Jef felt the sad bitterness gathering in him. For too many years he had, suffered the misunderstandings of other people where William's death was concerned.

"I mean
died!"
He came down hard on the word. "There was a man named Beau leCourboisier who was there when it happened. I'm hoping he can tell me more about it than the E. Corps could. My brother was a Colony Representative for the E. Corps here on Everon—"

"He was, was he?" The hard edge in Jarji Jo Hillegas's voice sharpened. "Beau know you're looking for him?"

"No. But since he was a friend of Will's—"

"Oh... friend." The edge went out of Jarji's voice.

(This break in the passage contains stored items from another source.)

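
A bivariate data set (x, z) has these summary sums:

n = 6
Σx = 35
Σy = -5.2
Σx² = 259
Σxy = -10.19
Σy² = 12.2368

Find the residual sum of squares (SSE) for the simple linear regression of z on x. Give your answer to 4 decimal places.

Sxx = Σx² − (Σx)²/n = 259 − 204.166667 = 54.833333
Sxy = Σxy − (Σx)(Σy)/n = -10.19 − (-30.333333) = 20.143333
Syy = Σy² − (Σy)²/n = 12.2368 − 4.506667 = 7.730133
b = Sxy/Sxx = 20.143333/54.833333 = 0.367356
SSE = Syy − b·Sxy = 7.730133 − 0.367356·20.143333 = 0.330367

0.3304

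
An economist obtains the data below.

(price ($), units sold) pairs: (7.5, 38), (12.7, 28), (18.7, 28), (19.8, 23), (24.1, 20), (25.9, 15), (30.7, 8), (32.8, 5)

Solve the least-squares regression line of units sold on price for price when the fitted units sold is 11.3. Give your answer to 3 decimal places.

n = 8, Σx = 172.2, Σy = 165, Σxy = 2899.7, Σx² = 4229.22
Sxx = Σx² − (Σx)²/n = 4229.22 − 3706.605 = 522.615
Sxy = Σxy − (Σx)(Σy)/n = 2899.7 − 3551.625 = -651.925
b = Sxy/Sxx = -651.925/522.615 = -1.247429
a = ȳ − b·x̄ = 20.625 − (-1.247429)·21.525 = 47.475905
Set a + b·x = 11.3: x = (11.3 − 47.475905) / (-1.247429) = 29.000377

29.000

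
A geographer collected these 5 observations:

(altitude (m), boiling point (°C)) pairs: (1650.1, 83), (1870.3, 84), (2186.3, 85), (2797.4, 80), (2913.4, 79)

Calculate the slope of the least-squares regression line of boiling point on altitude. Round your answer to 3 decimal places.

-0.004

n = 5, Σx = 11417.5, Σy = 411, Σxy = 933849.6, Σx² = 27314106.11
Sxx = Σx² − (Σx)²/n = 27314106.11 − 26071861.25 = 1242244.86
Sxy = Σxy − (Σx)(Σy)/n = 933849.6 − 938518.5 = -4668.9
b = Sxy/Sxx = -4668.9/1242244.86 = -0.003758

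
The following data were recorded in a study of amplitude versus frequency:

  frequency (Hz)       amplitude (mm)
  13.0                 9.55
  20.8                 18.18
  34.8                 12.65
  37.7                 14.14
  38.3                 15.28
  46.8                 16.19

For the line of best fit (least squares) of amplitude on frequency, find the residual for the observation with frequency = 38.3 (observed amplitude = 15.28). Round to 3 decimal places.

0.334

n = 6, Σx = 191.4, Σy = 85.99, Σxy = 2818.508, Σx² = 6891.1
Sxx = Σx² − (Σx)²/n = 6891.1 − 6105.66 = 785.44
Sxy = Σxy − (Σx)(Σy)/n = 2818.508 − 2743.081 = 75.427
b = Sxy/Sxx = 75.427/785.44 = 0.096032
a = ȳ − b·x̄ = 14.331667 − 0.096032·31.9 = 11.268261
ŷ(38.3) = 11.268261 + 0.096032·38.3 = 14.946268
residual = y − ŷ = 15.28 − 14.946268 = 0.333732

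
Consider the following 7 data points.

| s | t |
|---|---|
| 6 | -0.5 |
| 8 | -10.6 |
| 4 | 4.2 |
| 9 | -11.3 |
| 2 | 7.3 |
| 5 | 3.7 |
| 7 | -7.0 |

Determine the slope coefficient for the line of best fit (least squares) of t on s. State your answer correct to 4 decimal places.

-3.0246

n = 7, Σx = 41, Σy = -14.2, Σxy = -188.6, Σx² = 275
Sxx = Σx² − (Σx)²/n = 275 − 240.142857 = 34.857143
Sxy = Σxy − (Σx)(Σy)/n = -188.6 − (-83.171429) = -105.428571
b = Sxy/Sxx = -105.428571/34.857143 = -3.024590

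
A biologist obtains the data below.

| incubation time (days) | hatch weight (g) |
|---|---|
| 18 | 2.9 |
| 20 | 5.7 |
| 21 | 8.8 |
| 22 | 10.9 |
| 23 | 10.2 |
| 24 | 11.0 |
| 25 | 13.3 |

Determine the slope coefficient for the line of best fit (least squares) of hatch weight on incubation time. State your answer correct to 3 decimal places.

1.414

n = 7, Σx = 153, Σy = 62.8, Σxy = 1421.9, Σx² = 3379
Sxx = Σx² − (Σx)²/n = 3379 − 3344.142857 = 34.857143
Sxy = Σxy − (Σx)(Σy)/n = 1421.9 − 1372.628571 = 49.271429
b = Sxy/Sxx = 49.271429/34.857143 = 1.413525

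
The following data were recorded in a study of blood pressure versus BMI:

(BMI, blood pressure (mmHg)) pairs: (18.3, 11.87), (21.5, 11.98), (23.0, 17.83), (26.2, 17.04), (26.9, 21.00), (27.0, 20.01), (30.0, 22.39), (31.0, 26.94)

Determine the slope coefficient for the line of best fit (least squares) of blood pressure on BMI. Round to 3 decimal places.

n = 8, Σx = 203.9, Σy = 149.06, Σxy = 3943.339, Σx² = 5326.19
Sxx = Σx² − (Σx)²/n = 5326.19 − 5196.90125 = 129.28875
Sxy = Σxy − (Σx)(Σy)/n = 3943.339 − 3799.16675 = 144.17225
b = Sxy/Sxx = 144.17225/129.28875 = 1.115118

1.115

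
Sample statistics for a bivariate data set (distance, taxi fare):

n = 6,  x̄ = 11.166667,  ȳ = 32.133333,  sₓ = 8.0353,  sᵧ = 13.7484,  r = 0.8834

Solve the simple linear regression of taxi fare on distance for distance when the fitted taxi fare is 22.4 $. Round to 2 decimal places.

b = r · sᵧ/sₓ = 0.8834 · 13.7484/8.0353 = 1.511498
a = ȳ − b·x̄ = 32.133333 − 1.511498·11.166667 = 15.254943
Set a + b·x = 22.4: x = (22.4 − 15.254943) / 1.511498 = 4.727138

4.73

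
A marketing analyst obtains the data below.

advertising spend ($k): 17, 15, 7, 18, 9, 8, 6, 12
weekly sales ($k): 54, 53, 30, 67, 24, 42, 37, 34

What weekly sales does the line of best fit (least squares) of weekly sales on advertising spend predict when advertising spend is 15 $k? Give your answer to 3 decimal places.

51.477

n = 8, Σx = 92, Σy = 341, Σxy = 4311, Σx² = 1212
Sxx = Σx² − (Σx)²/n = 1212 − 1058 = 154
Sxy = Σxy − (Σx)(Σy)/n = 4311 − 3921.5 = 389.5
b = Sxy/Sxx = 389.5/154 = 2.529221
a = ȳ − b·x̄ = 42.625 − 2.529221·11.5 = 13.538961
ŷ(15) = a + b·15 = 13.538961 + 2.529221·15 = 51.477273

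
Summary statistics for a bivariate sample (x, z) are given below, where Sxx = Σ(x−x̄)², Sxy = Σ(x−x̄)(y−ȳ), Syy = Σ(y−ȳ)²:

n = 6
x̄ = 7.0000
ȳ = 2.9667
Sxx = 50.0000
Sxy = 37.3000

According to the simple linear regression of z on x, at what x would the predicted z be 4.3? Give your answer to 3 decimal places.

b = Sxy/Sxx = 37.3/50 = 0.746
a = ȳ − b·x̄ = 2.9667 − 0.746·7 = -2.2553
Set a + b·x = 4.3: x = (4.3 − (-2.2553)) / 0.746 = 8.787265

8.787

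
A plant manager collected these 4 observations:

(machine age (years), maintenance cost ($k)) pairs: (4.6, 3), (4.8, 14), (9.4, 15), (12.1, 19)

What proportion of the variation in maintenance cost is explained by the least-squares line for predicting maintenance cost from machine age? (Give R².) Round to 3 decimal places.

n = 4, Σx = 30.9, Σy = 51, Σxy = 451.9, Σx² = 278.97, Σy² = 791
Sxx = Σx² − (Σx)²/n = 278.97 − 238.7025 = 40.2675
Sxy = Σxy − (Σx)(Σy)/n = 451.9 − 393.975 = 57.925
Syy = Σy² − (Σy)²/n = 791 − 650.25 = 140.75
R² = Sxy²/(Sxx·Syy) = (57.925)²/(40.2675·140.75) = 0.592010

0.592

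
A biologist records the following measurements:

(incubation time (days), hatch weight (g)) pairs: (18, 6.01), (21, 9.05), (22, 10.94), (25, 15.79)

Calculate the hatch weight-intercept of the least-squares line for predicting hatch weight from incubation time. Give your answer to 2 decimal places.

n = 4, Σx = 86, Σy = 41.79, Σxy = 933.66, Σx² = 1874
Sxx = Σx² − (Σx)²/n = 1874 − 1849 = 25
Sxy = Σxy − (Σx)(Σy)/n = 933.66 − 898.485 = 35.175
b = Sxy/Sxx = 35.175/25 = 1.407
a = ȳ − b·x̄ = 10.4475 − 1.407·21.5 = -19.803

-19.80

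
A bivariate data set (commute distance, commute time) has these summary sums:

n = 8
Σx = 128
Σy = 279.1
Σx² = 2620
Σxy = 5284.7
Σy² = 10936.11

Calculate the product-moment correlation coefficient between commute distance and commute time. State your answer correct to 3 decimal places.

Sxx = Σx² − (Σx)²/n = 2620 − 2048 = 572
Sxy = Σxy − (Σx)(Σy)/n = 5284.7 − 4465.6 = 819.1
Syy = Σy² − (Σy)²/n = 10936.11 − 9737.10125 = 1199.00875
r = Sxy/√(Sxx·Syy) = 819.1/√(685833.005) = 819.1/828.150352 = 0.989072

0.989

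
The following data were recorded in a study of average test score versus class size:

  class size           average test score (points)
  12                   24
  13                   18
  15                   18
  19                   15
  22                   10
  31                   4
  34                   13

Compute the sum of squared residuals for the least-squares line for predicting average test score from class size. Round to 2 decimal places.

n = 7, Σx = 146, Σy = 102, Σxy = 1863, Σx² = 3500, Σy² = 1734
Sxx = Σx² − (Σx)²/n = 3500 − 3045.142857 = 454.857143
Sxy = Σxy − (Σx)(Σy)/n = 1863 − 2127.428571 = -264.428571
Syy = Σy² − (Σy)²/n = 1734 − 1486.285714 = 247.714286
b = Sxy/Sxx = -264.428571/454.857143 = -0.581344
SSE = Syy − b·Sxy = 247.714286 − (-0.581344)·(-264.428571) = 93.990264

93.99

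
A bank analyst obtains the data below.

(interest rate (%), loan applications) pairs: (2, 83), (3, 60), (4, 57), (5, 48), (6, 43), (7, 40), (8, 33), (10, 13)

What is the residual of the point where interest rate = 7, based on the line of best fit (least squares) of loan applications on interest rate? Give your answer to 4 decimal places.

n = 8, Σx = 45, Σy = 377, Σxy = 1746, Σx² = 303
Sxx = Σx² − (Σx)²/n = 303 − 253.125 = 49.875
Sxy = Σxy − (Σx)(Σy)/n = 1746 − 2120.625 = -374.625
b = Sxy/Sxx = -374.625/49.875 = -7.511278
a = ȳ − b·x̄ = 47.125 − (-7.511278)·5.625 = 89.375940
ŷ(7) = 89.375940 + (-7.511278)·7 = 36.796992
residual = y − ŷ = 40 − 36.796992 = 3.203008

3.2030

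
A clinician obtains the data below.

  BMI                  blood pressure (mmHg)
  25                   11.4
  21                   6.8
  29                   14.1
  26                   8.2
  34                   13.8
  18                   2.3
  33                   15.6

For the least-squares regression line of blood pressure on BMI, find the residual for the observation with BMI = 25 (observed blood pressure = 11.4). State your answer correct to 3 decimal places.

n = 7, Σx = 186, Σy = 72.2, Σxy = 2075.3, Σx² = 5152
Sxx = Σx² − (Σx)²/n = 5152 − 4942.285714 = 209.714286
Sxy = Σxy − (Σx)(Σy)/n = 2075.3 − 1918.457143 = 156.842857
b = Sxy/Sxx = 156.842857/209.714286 = 0.747888
a = ȳ − b·x̄ = 10.314286 − 0.747888·26.571429 = -9.558174
ŷ(25) = -9.558174 + 0.747888·25 = 9.139033
residual = y − ŷ = 11.4 − 9.139033 = 2.260967

2.261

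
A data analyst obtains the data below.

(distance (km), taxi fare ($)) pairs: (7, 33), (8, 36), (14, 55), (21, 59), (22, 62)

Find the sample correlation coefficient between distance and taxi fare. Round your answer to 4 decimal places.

0.9594

n = 5, Σx = 72, Σy = 245, Σxy = 3892, Σx² = 1234, Σy² = 12735
Sxx = Σx² − (Σx)²/n = 1234 − 1036.8 = 197.2
Sxy = Σxy − (Σx)(Σy)/n = 3892 − 3528 = 364
Syy = Σy² − (Σy)²/n = 12735 − 12005 = 730
r = Sxy/√(Sxx·Syy) = 364/√(143956) = 364/379.415340 = 0.959371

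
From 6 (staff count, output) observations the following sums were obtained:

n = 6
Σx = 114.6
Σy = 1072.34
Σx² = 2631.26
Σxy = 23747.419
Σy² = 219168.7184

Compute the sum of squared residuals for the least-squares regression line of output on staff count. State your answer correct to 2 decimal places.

Sxx = Σx² − (Σx)²/n = 2631.26 − 2188.86 = 442.4
Sxy = Σxy − (Σx)(Σy)/n = 23747.419 − 20481.694 = 3265.725
Syy = Σy² − (Σy)²/n = 219168.7184 − 191652.179267 = 27516.539133
b = Sxy/Sxx = 3265.725/442.4 = 7.381838
SSE = Syy − b·Sxy = 27516.539133 − 7.381838·3265.725 = 3409.487199

3409.49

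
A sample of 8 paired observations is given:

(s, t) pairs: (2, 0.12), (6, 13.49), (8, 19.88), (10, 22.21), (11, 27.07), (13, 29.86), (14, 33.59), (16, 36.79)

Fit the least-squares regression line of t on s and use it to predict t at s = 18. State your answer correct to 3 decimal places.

43.538

n = 8, Σx = 80, Σy = 183.01, Σxy = 2207.17, Σx² = 946
Sxx = Σx² − (Σx)²/n = 946 − 800 = 146
Sxy = Σxy − (Σx)(Σy)/n = 2207.17 − 1830.1 = 377.07
b = Sxy/Sxx = 377.07/146 = 2.582671
a = ȳ − b·x̄ = 22.87625 − 2.582671·10 = -2.950462
ŷ(18) = a + b·18 = -2.950462 + 2.582671·18 = 43.537620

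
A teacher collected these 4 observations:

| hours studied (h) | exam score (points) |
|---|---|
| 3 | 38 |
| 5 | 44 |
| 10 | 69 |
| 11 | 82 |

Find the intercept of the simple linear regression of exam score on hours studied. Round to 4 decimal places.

n = 4, Σx = 29, Σy = 233, Σxy = 1926, Σx² = 255
Sxx = Σx² − (Σx)²/n = 255 − 210.25 = 44.75
Sxy = Σxy − (Σx)(Σy)/n = 1926 − 1689.25 = 236.75
b = Sxy/Sxx = 236.75/44.75 = 5.290503
a = ȳ − b·x̄ = 58.25 − 5.290503·7.25 = 19.893855

19.8939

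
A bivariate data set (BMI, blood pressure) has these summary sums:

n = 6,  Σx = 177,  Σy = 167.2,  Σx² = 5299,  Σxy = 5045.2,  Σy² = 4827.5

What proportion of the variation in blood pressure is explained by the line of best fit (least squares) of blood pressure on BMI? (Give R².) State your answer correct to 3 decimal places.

Sxx = Σx² − (Σx)²/n = 5299 − 5221.5 = 77.5
Sxy = Σxy − (Σx)(Σy)/n = 5045.2 − 4932.4 = 112.8
Syy = Σy² − (Σy)²/n = 4827.5 − 4659.306667 = 168.193333
R² = Sxy²/(Sxx·Syy) = (112.8)²/(77.5·168.193333) = 0.976130

0.976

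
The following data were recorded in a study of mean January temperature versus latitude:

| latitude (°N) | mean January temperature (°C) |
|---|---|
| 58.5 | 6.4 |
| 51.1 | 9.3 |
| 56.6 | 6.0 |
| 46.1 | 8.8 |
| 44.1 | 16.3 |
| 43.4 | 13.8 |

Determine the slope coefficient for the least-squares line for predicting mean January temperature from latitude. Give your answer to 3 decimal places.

-0.548

n = 6, Σx = 299.8, Σy = 60.6, Σxy = 2912.66, Σx² = 15190.6
Sxx = Σx² − (Σx)²/n = 15190.6 − 14980.006667 = 210.593333
Sxy = Σxy − (Σx)(Σy)/n = 2912.66 − 3027.98 = -115.32
b = Sxy/Sxx = -115.32/210.593333 = -0.547596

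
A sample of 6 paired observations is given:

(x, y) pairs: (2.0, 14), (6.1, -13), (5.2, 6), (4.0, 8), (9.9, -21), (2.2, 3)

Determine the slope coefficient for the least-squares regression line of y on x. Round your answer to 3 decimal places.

-4.059

n = 6, Σx = 29.4, Σy = -3, Σxy = -189.4, Σx² = 187.1
Sxx = Σx² − (Σx)²/n = 187.1 − 144.06 = 43.04
Sxy = Σxy − (Σx)(Σy)/n = -189.4 − (-14.7) = -174.7
b = Sxy/Sxx = -174.7/43.04 = -4.059015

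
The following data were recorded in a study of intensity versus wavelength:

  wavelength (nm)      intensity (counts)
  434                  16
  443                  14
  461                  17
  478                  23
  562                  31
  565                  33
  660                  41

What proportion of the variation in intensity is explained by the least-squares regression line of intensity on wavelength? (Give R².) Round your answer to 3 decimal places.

n = 7, Σx = 3603, Σy = 175, Σxy = 95104, Σx² = 1896279, Σy² = 5001
Sxx = Σx² − (Σx)²/n = 1896279 − 1854515.571429 = 41763.428571
Sxy = Σxy − (Σx)(Σy)/n = 95104 − 90075 = 5029
Syy = Σy² − (Σy)²/n = 5001 − 4375 = 626
R² = Sxy²/(Sxx·Syy) = (5029)²/(41763.428571·626) = 0.967370

0.967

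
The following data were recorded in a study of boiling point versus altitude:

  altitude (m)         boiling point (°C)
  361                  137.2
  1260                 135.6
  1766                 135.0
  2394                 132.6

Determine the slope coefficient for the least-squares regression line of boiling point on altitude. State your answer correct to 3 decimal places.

-0.002

n = 4, Σx = 5781, Σy = 540.4, Σxy = 776239.6, Σx² = 10567913
Sxx = Σx² − (Σx)²/n = 10567913 − 8354990.25 = 2212922.75
Sxy = Σxy − (Σx)(Σy)/n = 776239.6 − 781013.1 = -4773.5
b = Sxy/Sxx = -4773.5/2212922.75 = -0.002157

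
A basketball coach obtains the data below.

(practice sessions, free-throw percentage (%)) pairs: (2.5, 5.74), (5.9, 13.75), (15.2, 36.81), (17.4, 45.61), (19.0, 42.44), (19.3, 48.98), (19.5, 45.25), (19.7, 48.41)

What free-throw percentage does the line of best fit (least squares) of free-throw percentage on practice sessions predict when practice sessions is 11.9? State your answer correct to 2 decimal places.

n = 8, Σx = 118.5, Σy = 286.99, Σxy = 5036.327, Σx² = 2076.69
Sxx = Σx² − (Σx)²/n = 2076.69 − 1755.28125 = 321.40875
Sxy = Σxy − (Σx)(Σy)/n = 5036.327 − 4251.039375 = 785.287625
b = Sxy/Sxx = 785.287625/321.40875 = 2.443268
a = ȳ − b·x̄ = 35.87375 − 2.443268·14.8125 = -0.317153
ŷ(11.9) = a + b·11.9 = -0.317153 + 2.443268·11.9 = 28.757733

28.76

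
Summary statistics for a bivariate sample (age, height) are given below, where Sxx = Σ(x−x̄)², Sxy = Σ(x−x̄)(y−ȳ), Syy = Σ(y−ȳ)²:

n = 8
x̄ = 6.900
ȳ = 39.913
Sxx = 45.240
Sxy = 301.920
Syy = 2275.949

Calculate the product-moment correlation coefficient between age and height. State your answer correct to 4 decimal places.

r = Sxy/√(Sxx·Syy) = 301.92/√(102963.93276) = 301.92/320.879935 = 0.940913

0.9409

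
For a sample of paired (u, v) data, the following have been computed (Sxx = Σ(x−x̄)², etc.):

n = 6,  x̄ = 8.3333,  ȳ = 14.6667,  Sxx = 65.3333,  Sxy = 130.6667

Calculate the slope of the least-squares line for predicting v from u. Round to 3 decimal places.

2.000

b = Sxy/Sxx = 130.6667/65.3333 = 2.000002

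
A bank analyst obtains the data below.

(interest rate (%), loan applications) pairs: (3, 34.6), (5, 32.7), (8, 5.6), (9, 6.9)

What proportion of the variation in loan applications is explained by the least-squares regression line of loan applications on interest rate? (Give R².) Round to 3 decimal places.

n = 4, Σx = 25, Σy = 79.8, Σxy = 374.2, Σx² = 179, Σy² = 2345.42
Sxx = Σx² − (Σx)²/n = 179 − 156.25 = 22.75
Sxy = Σxy − (Σx)(Σy)/n = 374.2 − 498.75 = -124.55
Syy = Σy² − (Σy)²/n = 2345.42 − 1592.01 = 753.41
R² = Sxy²/(Sxx·Syy) = (-124.55)²/(22.75·753.41) = 0.905054

0.905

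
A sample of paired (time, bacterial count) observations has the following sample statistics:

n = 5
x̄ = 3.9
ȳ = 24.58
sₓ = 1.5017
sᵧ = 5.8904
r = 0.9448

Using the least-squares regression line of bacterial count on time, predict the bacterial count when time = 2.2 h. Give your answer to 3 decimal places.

18.280

b = r · sᵧ/sₓ = 0.9448 · 5.8904/1.5017 = 3.705967
a = ȳ − b·x̄ = 24.58 − 3.705967·3.9 = 10.126731
ŷ(2.2) = a + b·2.2 = 10.126731 + 3.705967·2.2 = 18.279857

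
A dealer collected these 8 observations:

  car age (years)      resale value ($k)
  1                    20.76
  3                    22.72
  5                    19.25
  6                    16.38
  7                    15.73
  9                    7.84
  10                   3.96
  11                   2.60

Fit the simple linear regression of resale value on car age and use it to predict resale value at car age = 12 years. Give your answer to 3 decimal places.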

The warning note singing in the back of Mikey's throat faded away. "Still, if you were coming through here, you should have radioed ahead."

"Nobody said anything about that, I told you," said Jef. "Do you shoot anyone at all who happens to come through here, if you don't know they're coming?"

"Now and then," said Jarji dryly. "But if your brother was a friend of Beau's I guess I might hold off—in your case."

"Thanks," said Jef grimly. "Weren't you the one who yelled 'peace' just now? I'm not going just to stand here if you try to use that thing you've got. Neither is Mikey."

"Oh, I think I might handle the two of you, if I had to—the maolot first, of course," she said. "It wasn't any doubt in my mind about being able to do that, that stopped me when I first saw you. It was trying to figure out why anybody from the city or the wisent ranches would come up here with a maolot as a pet. They make pig-food out of maolots on sight down in wisent territory."

Abruptly she came right to the edge of the fire so that only its flames were between her and Jef. With a single smooth motion she swung her weapon off her back and sat down cross-legged, laying the device out before her on the ground, beyond easy reach. Seated so, on the green moss-grass, painted by the red-yellow colors of the firelight, she seemed so much a part of this nighttime forest scene that she looked more like some creature of Everon herself, rather than a human, twenty-two-year-old, game rancher with a killing machine on the ground before her.

"I said peace, and I meant peace," she said. "Sit down. Let's talk."

Slowly, and more clumsily, Jef sat on his side of the fire. Mikey crouched beside him, one heavy shoulder against Jef's leg. Reaching out with one arm, Jarji picked up a dry branch of variform pine from the pile Jef had accumulated, and tossed it on the blaze.

"A little more light, here," she said.